What’s the point?  Well, Lee Fulkerson’s Forks Over Knives deals with being overweight, dieting, and the insidious effects that animal protein and high-fructose corn syrup can have on our lives.  Here, Fulkerson’s talking about making decisions towards what we eat in a way that I fully agree with.  He’s pointing out how much damage the modern diet causes our bodies, and he lays out a really solid plan for fixing what damage might already have been done: very basically, Forks Over Knives endorses a whole-foods, vegetable-only diet, and the parade of doctors, scientists, and hippie-types that Fulkerson trots out in front of the camera provide a slew of facts, figures, and proofs that’ll eliminate any doubt that they know what they’re talking about.

forks-over-knives-imageThe trouble I had with the film didn’t revolve around whether or not I thought Fulkerson (who, as part of the documentary, goes on a six-month veggie-only diet that eventually restores his good sleeping habits, healthy, and energy) was “right”.  Rather, it had everything to do with…well, not wanting to follow the orders being presented here.  And for someone like me– who’s just spent six months reforming his body, eating healthier, and losing a ton of weight in the process (not to mention sleeping better, having more energy, and many of the other “side effects” mentioned in Forks Over Knives)—that’s quite a big deal.  Fulkerson and his team might be correct, but this film is never interesting enough for me to abandon the process that’s been working for me.

And, really, that’s my biggest problem with the film—the fact that it’s “never interesting”.  That’s almost certainly a poor choice of words:  it’s not that it’s not interesting (all the data presented here is smart and compelling), it’s that it’s not exciting.  With Forks Over Knives, you’re in for 90 minutes of talking heads, low-energy interviews, and a parade of empirical information delivered in the blandest way possible.  If Forks Over Knives has been as emotionally-charged and visually compelling as, say, Supersize Me, I might be more inclined to recommend it.

forks-over-knives-image-02But as it stands, the film—which, in addition to telling Fulkerson’s tale, also focuses on three ill people whose maladies are battled with the vegetarian diet being pushed here (it’s the same sort of structure you’ve seen in many other documentaries, it’s just not as interesting to watch here)—simply isn’t dynamic enough.  I loves me some documentaries, but when they’re as dry as this one is, I completely understand why most of the people I know make a sour face whenever I say things like, “I loves me some documentaries”.  Not all documentaries are boring as hell, people, but you wouldn’t know that watching Forks Over Knives.
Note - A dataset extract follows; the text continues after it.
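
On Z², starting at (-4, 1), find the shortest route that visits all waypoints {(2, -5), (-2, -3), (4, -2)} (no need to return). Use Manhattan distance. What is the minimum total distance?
17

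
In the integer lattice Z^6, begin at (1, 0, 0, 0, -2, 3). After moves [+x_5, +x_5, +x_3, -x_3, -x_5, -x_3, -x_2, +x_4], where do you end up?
(1, -1, -1, 1, -1, 3)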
Here’s my recommendation:  get in shape, go to the gym, find a diet that makes sense and works for you.  Y’know, if you’re feeling overweight and uncomfortable in your own skin.  Maybe, if you think that an all-veggie diet is something you could get behind, give Forks Over Knives a shot (just be sure to drink lots of coffee beforehand).  But if you’re never gonna give up that twice-weekly steak you’ve enjoyed for the past decade, you can probably skip Fulkerson’s film, because even if the information presented herein is scientifically accurate and likely to save your life…it’s never going to breach your defenses.